Savills: More land must be released in areas of high demand

October 6, 2017 / Isla MacFarlane
Savills: More land must be released in areas of high demand

The housebuilding industry is on track to deliver the Government’s target of one million new homes by 2020, according to a new study by Savills. The challenge is to continue expanding supply in the highest-demand areas to improve affordability.

According to Energy Performance Certificate records, the number of new homes completed reached 211,000 in the year to June 2017, up 49% in three years.

Developers have increased the number of market homes they deliver by 56% over the same three-year period. Independent of Help to Buy, and excluding affordable housing delivery, the number of new homes absorbed by the market grew from around 70,000 per year between 2009 and 2015 – to 110,000 in 2017, Savills said.

However, according to the report, there remains an annual shortfall of 104,000 homes in the highest-demand areas. New entrants to the industry and new ideas are needed to deliver a range of tenures and products.

Savills outlined six factors shaping the future of new housing development, namely: affordability; funding and finance; Build to Rent; development capacity; housing for older people; and skills and materials.

Across most of the country, new housing supply is almost meeting demand, particularly where housing affordability is better than average. But in higher-demand areas in the south east of England, an increase in supply is still needed to ease affordability pressures, the report warned.

In places with less stretched housing affordability, there was a shortfall of only 5,000 new homes. But in places where demand is high and affordability is stretched, there was a shortfall of 104,000 homes.

Savills said that the UK needs a new catalyst if it is to build the 300,000 homes per year that are required in England to ease affordability pressures for home buyers. There problem is that there isn’t enough land being released for new housing development in the highest-demand areas.

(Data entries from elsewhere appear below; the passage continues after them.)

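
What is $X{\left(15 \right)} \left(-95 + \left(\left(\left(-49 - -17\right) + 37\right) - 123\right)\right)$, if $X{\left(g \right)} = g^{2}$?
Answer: $-47925$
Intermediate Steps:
$X{\left(15 \right)} \left(-95 + \left(\left(\left(-49 - -17\right) + 37\right) - 123\right)\right) = 15^{2} \left(-95 + \left(\left(\left(-49 - -17\right) + 37\right) - 123\right)\right) = 225 \left(-95 + \left(\left(\left(-49 + 17\right) + 37\right) - 123\right)\right) = 225 \left(-95 + \left(\left(-32 + 37\right) - 123\right)\right) = 225 \left(-95 + \left(5 - 123\right)\right) = 225 \left(-95 - 118\right) = 225 \left(-213\right) = -47925$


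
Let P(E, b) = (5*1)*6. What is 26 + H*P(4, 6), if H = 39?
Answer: 1196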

Much more land must be released in high-demand areas to reduce competition, lower land values, and enable new homes to be sold at levels the mass market can afford, the report said. It needs to be recognised this will limit the capacity for sales proceeds to fund infrastructure and affordable housing via S106 and CIL.

The standardised approach to calculating housing need recently published by the government is a step in the right direction towards delivering homes where they are most needed and supporting economic growth, Savills said. However, it also demonstrates how great the challenge is to deliver the required number of homes. In the most unaffordable locations, housing delivery needs to more than double to meet need.

“For the Housing White Paper to fix the housing market, the government must take the problem of undersupply in the south east seriously,” the report concluded. “There needs to be a regional market-led strategy for land release, including a programme of green belt swaps.”